【朝霧JAM ’23総括】 晴れただけで100点満点!

今年の朝霧JAMは2日とも雨が降らなかった。それだけで最高といえる。空は晴れ渡り、富士山を仰ぎみる朝霧高原という場所の素晴らしさを堪能できた。夜は満天の星空だった。晴れると夜は寒くなる朝霧高原の法則の通り寝るときには寒かったけど。

晴れて快適に過ごせればそれだけで十分、もちろん音楽も素晴らしかった、と書けば十分ではないかと思わせるくらいの充実ぶりだった。

それではレポートにはならないので、音楽についてもうちょっと書く。ただ、今年の朝霧JAMを振り返って何がよかったのかと思い浮かぶのは、朝霧高原の光景や晴れた空や満天の星である。もちろん、ライヴもよかったけど、今回ほどフェス全体の空気というか、雰囲気が心地よかったのはないかもしれない。……と書いてまた音楽にたどり着けてない。なので、次の段落からちゃんと音楽について書く。

10月21日(土曜日)。CHO CO PA CO CHO CO QUIN QUIN(チョコパコチョコキンキン)が今回の朝霧JAMの1発目である。期待度が高くてムーンシャインに多くの人を集めていた。3人組といいながらサポート及びゲストのミュージシャンもいてステージ上は賑やかだった。少し表情は硬いように思えたけど、だんだん小慣れてきて、アルバムの曲以外にも美空ひばり“りんご追分”のカヴァーなども披露した。これからの伸び代が楽しみなバンドである。

レインボーステージにでたHOVVDY(ハウディ)は「僕たち、ティーンエイジ・ファンクラブが大好きなんです!」というのがビシビシ伝わる。スコットランドに憧れるアメリカ人。ティーンエイジ・ファンクラブのどのアルバムに入ってもいいような曲を味わえた。

クールでオシャレ、かつ熱さもあるのがムーンシャインのTHE ALBUM LEAF(アルバムリーフ)とレインボーステージのBADBADNOTGOOD(バッドバッドノットグッド)だった。どちらもシンセサイザー(キーボード)でクールさを醸しだし、管楽器(トランペットやサックス)が生々しさを与え、ドラムが熱さを引きだす。THE ALBUM LEAFがエレクトロ寄り、BADBADNOTGOODがジャズ寄りでその対比も面白かった。

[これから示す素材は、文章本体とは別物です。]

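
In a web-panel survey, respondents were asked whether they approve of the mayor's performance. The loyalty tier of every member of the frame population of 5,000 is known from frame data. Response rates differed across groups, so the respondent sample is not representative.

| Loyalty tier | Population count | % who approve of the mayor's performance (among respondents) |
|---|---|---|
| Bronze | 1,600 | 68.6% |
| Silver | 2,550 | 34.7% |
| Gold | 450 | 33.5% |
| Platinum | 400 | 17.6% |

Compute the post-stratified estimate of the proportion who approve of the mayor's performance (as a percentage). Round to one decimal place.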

BADBADNOTGOODが終わると、レインボーステージで先日亡くなった谷村新司の“昴”が大音量で流れていた。空をみると満天の星空で、追悼の思いもあるし、なかなかよい選曲だったのではないだろうか。

翌日10月22日(日曜日)は、レインボーステージでTENDRE(テンダー)が盤石のステージをみせていたけど、時間を余らせてリクエストを募ってもう1曲演奏したのも含めて楽しかった。

ムーンシャインのsunking(サンキング)もエレクトロ機材+管楽器+生ドラムという編成でジャズを基本にエレクトロなサウンドを作りだす。

ちょっと同じような路線が多いなと思っているところへ、レインボーステージへ移動して観たKITTY, DAISY & LEWIS(キティー・デイジー & ルイス)はロックンロール、R&B、ロカビリーに根差した音楽は新鮮であった。続いてレインボーステージのくるり。この日のドラマーは石若駿である。“ワールズエンド・スーパーノヴァ”で始まり、新旧とりまぜた選曲。“虹”が圧巻だった。今回の朝霧JAMで観た中では1番ロックを感じさせるステージだった。

そしてNight Tempo(ナイト・テンポ)は、エヴァンゲリオンの主題歌「残酷な天使のテーゼ」から始まり、昨年のフジロックの深夜で盛り上げたような昭和歌謡グルーヴに近いDJセットを披露した。演歌あり、コミックソングあり、シティポップあり、アイドルソングあり、もちろん定番のWinkとか、和田アキ子とかやりたい放題で、その中にしれっとダフトパンクをかけたりもする。締めくくりには松田聖子“sweet memories”をかけて朝霧は終わりを告げたのであった。